Updated saying that the local interpolation stuff has been cloned in thorn

LocalInterp.


git-svn-id: http://svn.cactuscode.org/arrangements/CactusPUGH/PUGHInterp/trunk@26 1c20744c-e24a-42ec-9533-f5004cb800e5

1 files changed, 23 insertions, 20 deletions

diff --git a/doc/documentation.tex b/doc/documentation.tex
index b59a7a3..75033d2 100644
--- a/doc/documentation.tex
+++ b/doc/documentation.tex
@@ -11,34 +11,38 @@
           at arbitrary points.}
 
 \section{Purpose}
-Thorn PUGHInterp implements interpolation operators working on regular,
-uniform cartesian grids. They can be applied to interpolate both CCTK grid
-variables (grid functions and arrays distributed over all processors), and
-processor-local arrays at arbitrary points.\\
-The operators for distributed/local arrays are invoked via the flesh
-interpolation API routines {\tt CCTK\_InterpGV()} and {\tt CCTK\_InterpLocal()}
-resp.

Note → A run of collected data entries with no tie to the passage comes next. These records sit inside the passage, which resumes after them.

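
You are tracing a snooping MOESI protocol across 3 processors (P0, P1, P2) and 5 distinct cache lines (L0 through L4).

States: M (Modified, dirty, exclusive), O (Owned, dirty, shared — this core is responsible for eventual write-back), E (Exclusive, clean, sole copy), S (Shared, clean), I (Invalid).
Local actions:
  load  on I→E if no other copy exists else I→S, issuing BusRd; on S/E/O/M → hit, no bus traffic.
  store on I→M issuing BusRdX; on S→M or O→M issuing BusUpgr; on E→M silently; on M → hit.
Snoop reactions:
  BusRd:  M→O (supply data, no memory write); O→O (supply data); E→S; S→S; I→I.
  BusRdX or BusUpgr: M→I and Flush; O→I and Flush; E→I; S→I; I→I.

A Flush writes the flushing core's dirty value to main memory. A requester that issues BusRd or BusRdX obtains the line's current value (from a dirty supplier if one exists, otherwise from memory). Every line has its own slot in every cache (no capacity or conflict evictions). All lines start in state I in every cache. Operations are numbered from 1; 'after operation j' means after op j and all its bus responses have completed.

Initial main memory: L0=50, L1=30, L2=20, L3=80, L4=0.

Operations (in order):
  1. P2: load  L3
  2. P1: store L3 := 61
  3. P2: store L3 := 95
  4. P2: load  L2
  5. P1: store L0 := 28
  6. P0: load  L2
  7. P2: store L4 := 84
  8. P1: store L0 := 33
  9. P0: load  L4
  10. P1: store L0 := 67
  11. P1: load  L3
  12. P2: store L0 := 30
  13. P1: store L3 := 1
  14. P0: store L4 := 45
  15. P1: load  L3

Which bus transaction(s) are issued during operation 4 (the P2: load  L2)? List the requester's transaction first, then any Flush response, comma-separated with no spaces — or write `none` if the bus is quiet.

bus = BusRd

1. P2: load  L3  bus=[BusRd]  L3: P0=I P1=I P2=E  mem[L3]=80
2. P1: store L3 := 61  bus=[BusRdX]  L3: P0=I P1=M P2=I  mem[L3]=80
3. P2: store L3 := 95  bus=[BusRdX,Flush]  L3: P0=I P1=I P2=M  mem[L3]=61
4. P2: load  L2  bus=[BusRd]  L2: P0=I P1=I P2=E  mem[L2]=20
5. P1: store L0 := 28  bus=[BusRdX]  L0: P0=I P1=M P2=I  mem[L0]=50
6. P0: load  L2  bus=[BusRd]  L2: P0=S P1=I P2=S  mem[L2]=20
7. P2: store L4 := 84  bus=[BusRdX]  L4: P0=I P1=I P2=M  mem[L4]=0
8. P1: store L0 := 33  bus=[-]  L0: P0=I P1=M P2=I  mem[L0]=50
9. P0: load  L4  bus=[BusRd]  L4: P0=S P1=I P2=O  mem[L4]=0
10. P1: store L0 := 67  bus=[-]  L0: P0=I P1=M P2=I  mem[L0]=50
11. P1: load  L3  bus=[BusRd]  L3: P0=I P1=S P2=O  mem[L3]=61
12. P2: store L0 := 30  bus=[BusRdX,Flush]  L0: P0=I P1=I P2=M  mem[L0]=67
13. P1: store L3 := 1  bus=[BusUpgr,Flush]  L3: P0=I P1=M P2=I  mem[L3]=95
14. P0: store L4 := 45  bus=[BusUpgr,Flush]  L4: P0=M P1=I P2=I  mem[L4]=84
15. P1: load  L3  bus=[-]  L3: P0=I P1=M P2=I  mem[L3]=95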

They are registered with the flesh under the name {\it ''uniform
-cartesian''} prepended by the interpolation order (eg. {\it ''second-order
-uniform cartesian''}). Currently there is first, second, and third-order
-interpolation implemented.\\
+Thorn PUGHInterp implements interpolation operators for CCTK grid
+variables (grid functions and arrays distributed over all processors).%%%
+\footnote{%%%
+	 See the LocalInterp thorn for interpolation
+	 of processor-local arrays.
+	 }%%%
+
+The interpolation operators are invoked via the flesh interpolation API
+{\tt CCTK\_InterpGV()}.  They are registered with the flesh under the
+name {\tt "uniform cartesian"} prepended by the interpolation order,
+i.e.\ {\tt "second-order uniform cartesian"}).  Currently there are
+first, second, and third-order interpolation implemented.
 
 \section{Implementation Notes}
 The interpolation operators registered for different orders are mapped
 via wrappers (in {\tt Startup.c}) onto a single routine (in {\tt Operator.c})
-just passing the order as an additional argument.\\
+just passing the order as an additional argument.
+
 The routine for distributed arrays will then map all points to interpolate
 at to the processors which own those points, and communicate the points'
 coordinates and corresponding input arrays ({\tt MPI\_Alltoall()} is used
-for this).\\
+for this).
+
 Then the interpolation takes place in parallel on every processor, calling
 a core interpolation routine (located in {\tt Interpolate.c}). This one
 takes a list of input arrays and points and interpolates these to a
-list of output arrays (one output value per interpolation point).\\
+list of output arrays (one output value per interpolation point).
 Again, for distributed arrays, the interpolation results for remote points
-are sent back to the requesting processors.\\[2ex]
-%
+are sent back to the requesting processors.
+
+\section{Implementation Restrictions}
 Current limitations of the core interpolation routine's implementation are:
-%
 \begin{itemize}
   \item arrays up to three ({\bf MAXDIM}) dimensions only can be handled
   \item interpolation orders up to three ({\bf MAXORDER}) only are supported
@@ -46,14 +50,13 @@ Current limitations of the core interpolation routine's implementation are:
   \item input and output array types must be the same
         (no type casting of interpolation results supported)
 \end{itemize}
-%
+
 Despite of these limitations, the code it was programmed almost generic
 in that it can easily be extended to support higher-dimensional arrays
-or more interpolation orders.\\
-Please see the NOTES in this source file for details.
+or more interpolation orders.  Please see the NOTES in this source file
+for details.
 
 \section{Comments}
-%
 For more information on how to invoke interpolation operators please refer
 to the flesh documentation.
 %